Producers not only gain from new technologies, but also consumers in the form of lower prices. For example, from 1996 through 2006 Roundup Ready soybeans have resulted in $14 billion in economic benefit for consumers and $26 billion for U.S. farmers.

There also have been environmental gains through expanded no-till practices enabled by biotechnology.

“This is an industry that is dynamic, that we have dynamic innovation with new products coming into the market at an accelerated rate, investments have increased and the hybrid life cycle is shrinking,” Kalaitzandonakes said.

“This describes an industry where innovation is speeding up. The question is for a technology like biotech, which is regulated, how do you pair a dynamic innovation system with a regulation system that actually can keep up?”

Regulatory systems should be in place that promote innovation and reduce uncertainty.

“A key component of this is how do I put together regulatory systems that are not particularly expensive in meeting the demands of safety assessment and so on and then at the same time reducing uncertainty to promote innovation. That’s not what we have in the case of biotech,” Kalaitzandonakes said.

He referred to a 2005 study that found the cost of getting a new corn product approved costs between $7 million and $15 million, therefore limiting the process to large companies that have the financial resources.

Beyond the costs, issues of timeliness and predictability in the biotech regulatory process are worse.

For example, in the European Union on the production side, there have been 22 applications and of those two have been approved in the last 20 years. For importing transgenic products to the EU, the average regulatory approval for a trait is 3.5 years.

However, of the 100 applications for regulatory approval, 54 have not received a response from the EU Food Safety Authority nor has there been a review.

“More than half languish somewhere in the process, but no one knows where it’s at,” Kalaitzandonakes said.

He said the asynchronization that results from the piecemeal network of global regulatory procedures create a tremendous amount of uncertainty.

“Asynchronization is about all of the economic impacts, all of the economic benefits that we don’t get. It’s about the innovation that doesn’t happen. It’s about the product that doesn’t show up in time,” he said.

“The most important thing is it is about a regulatory system that is not predictable and, therefore, does not reduce, but increase uncertainty. It does exactly the opposite of what a proper regulatory system is all about.

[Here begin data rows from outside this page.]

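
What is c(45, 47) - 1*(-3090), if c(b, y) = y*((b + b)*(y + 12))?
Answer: 252660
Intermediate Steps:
c(b, y) = 2*b*y*(12 + y) (c(b, y) = y*((2*b)*(12 + y)) = y*(2*b*(12 + y)) = 2*b*y*(12 + y))
c(45, 47) - 1*(-3090) = 2*45*47*(12 + 47) - 1*(-3090) = 2*45*47*59 + 3090 = 249570 + 3090 = 252660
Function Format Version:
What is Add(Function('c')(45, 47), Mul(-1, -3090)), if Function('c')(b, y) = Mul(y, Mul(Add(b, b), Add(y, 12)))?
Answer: 252660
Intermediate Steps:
Function('c')(b, y) = Mul(2, b, y, Add(12, y)) (Function('c')(b, y) = Mul(y, Mul(Mul(2, b), Add(12, y))) = Mul(y, Mul(2, b, Add(12, y))) = Mul(2, b, y, Add(12, y)))
Add(Function('c')(45, 47), Mul(-1, -3090)) = Add(Mul(2, 45, 47, Add(12, 47)), Mul(-1, -3090)) = Add(Mul(2, 45, 47, 59), 3090) = Add(249570, 3090) = 252660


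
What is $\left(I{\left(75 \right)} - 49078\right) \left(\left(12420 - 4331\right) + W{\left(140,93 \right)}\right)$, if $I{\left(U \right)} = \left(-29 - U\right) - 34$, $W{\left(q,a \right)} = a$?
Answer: $-402685312$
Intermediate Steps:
$I{\left(U \right)} = -63 - U$ ($I{\left(U \right)} = \left(-29 - U\right) - 34 = -63 - U$)
$\left(I{\left(75 \right)} - 49078\right) \left(\left(12420 - 4331\right) + W{\left(140,93 \right)}\right) = \left(\left(-63 - 75\right) - 49078\right) \left(\left(12420 - 4331\right) + 93\right) = \left(\left(-63 - 75\right) - 49078\right) \left(8089 + 93\right) = \left(-138 - 49078\right) 8182 = \left(-49216\right) 8182 = -402685312$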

“In addition to that, it’s about trade. Trade is equally important to innovation in terms of economic growth and in terms of food security for many countries.

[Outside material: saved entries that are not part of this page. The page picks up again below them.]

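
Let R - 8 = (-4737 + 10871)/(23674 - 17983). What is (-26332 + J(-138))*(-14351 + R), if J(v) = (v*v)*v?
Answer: 216652133297116/5691 ≈ 3.8069e+10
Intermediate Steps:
J(v) = v³ (J(v) = v²*v = v³)
R = 51662/5691 (R = 8 + (-4737 + 10871)/(23674 - 17983) = 8 + 6134/5691 = 51662/5691 ≈ 9.0778)
(-26332 + J(-138))*(-14351 + R) = (-26332 + (-138)³)*(-14351 + 51662/5691) = (-26332 - 2628072)*(-81619879/5691) = -2654404*(-81619879/5691) = 216652133297116/5691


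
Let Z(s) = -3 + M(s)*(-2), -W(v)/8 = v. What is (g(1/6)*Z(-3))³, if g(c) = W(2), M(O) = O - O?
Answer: 110592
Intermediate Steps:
M(O) = 0
W(v) = -8*v
g(c) = -16 (g(c) = -8*2 = -16)
Z(s) = -3 (Z(s) = -3 + 0*(-2) = -3 + 0 = -3)
(g(1/6)*Z(-3))³ = (-16*(-3))³ = 48³ = 110592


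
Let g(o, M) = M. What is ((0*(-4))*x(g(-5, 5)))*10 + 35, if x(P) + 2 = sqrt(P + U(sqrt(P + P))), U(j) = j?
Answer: 35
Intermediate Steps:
x(P) = -2 + sqrt(P + sqrt(2)*sqrt(P)) (x(P) = -2 + sqrt(P + sqrt(P + P)) = -2 + sqrt(P + sqrt(2*P)) = -2 + sqrt(P + sqrt(2)*sqrt(P)))
((0*(-4))*x(g(-5, 5)))*10 + 35 = ((0*(-4))*(-2 + sqrt(5 + sqrt(2)*sqrt(5))))*10 + 35 = (0*(-2 + sqrt(5 + sqrt(10))))*10 + 35 = 0*10 + 35 = 0 + 35 = 35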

“Regulatory asynchronization is not as big of a problem that it can be, but if it is not addressed today, it will be a significant problem in trade for many years to come.

“Countries that have had sustained commitment for agricultural innovation have seen their agriculture and overall economies flourish because innovation matters.

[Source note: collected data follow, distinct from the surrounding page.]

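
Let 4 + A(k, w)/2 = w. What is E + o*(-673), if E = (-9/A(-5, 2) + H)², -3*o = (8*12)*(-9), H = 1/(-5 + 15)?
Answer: -77527391/400 ≈ -1.9382e+5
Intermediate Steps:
A(k, w) = -8 + 2*w
H = ⅒ (H = 1/10 = ⅒ ≈ 0.10000)
o = 288 (o = -8*12*(-9)/3 = -32*(-9) = -⅓*(-864) = 288)
E = 2209/400 (E = (-9/(-8 + 2*2) + ⅒)² = (-9/(-8 + 4) + ⅒)² = (-9/(-4) + ⅒)² = (-9*(-¼) + ⅒)² = (9/4 + ⅒)² = (47/20)² = 2209/400 ≈ 5.5225)
E + o*(-673) = 2209/400 + 288*(-673) = 2209/400 - 193824 = -77527391/400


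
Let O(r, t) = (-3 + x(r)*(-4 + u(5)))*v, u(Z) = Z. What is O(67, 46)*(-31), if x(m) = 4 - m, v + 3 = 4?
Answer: 2046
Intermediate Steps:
v = 1 (v = -3 + 4 = 1)
O(r, t) = 1 - r (O(r, t) = (-3 + (4 - r)*(-4 + 5))*1 = (-3 + (4 - r)*1)*1 = (-3 + (4 - r))*1 = (1 - r)*1 = 1 - r)
O(67, 46)*(-31) = (1 - 1*67)*(-31) = (1 - 67)*(-31) = -66*(-31) = 2046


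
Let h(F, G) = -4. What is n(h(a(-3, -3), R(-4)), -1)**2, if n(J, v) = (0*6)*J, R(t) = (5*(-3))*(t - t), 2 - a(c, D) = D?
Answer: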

“They’ve used resources effectively and have contributed to the well-being of their people both in terms of lowering their cost of food, making them more food secure, but also advancing industrialization.

“Sometimes when you do innovation, it’s like riding a tiger. Sometimes it’s not going to be very pleasant, but you can’t come on and off the tiger at your own pace. Sustained is the key word because it takes a long time to bring innovation in place to create an ecosystem that makes innovation flow.”

“We, obviously, want responsible use of the technology. We, obviously, want to manage any issues around safety, but the issue is that at the same time something has to come out of the pipe.”

The system will require all stakeholders to come develop practical solutions to move the process along at an even place.

“Practical solutions are important as anything else because at the end of the day, not all systems, not all laws, not all bio-safety committees are going to be structured the same way,” Kalaitzandonakes said.

“So understanding each other and knowing how to manage in practical ways the regulatory system that we have in place is really important. Why? Because this is the closest thing we have to a free lunch.”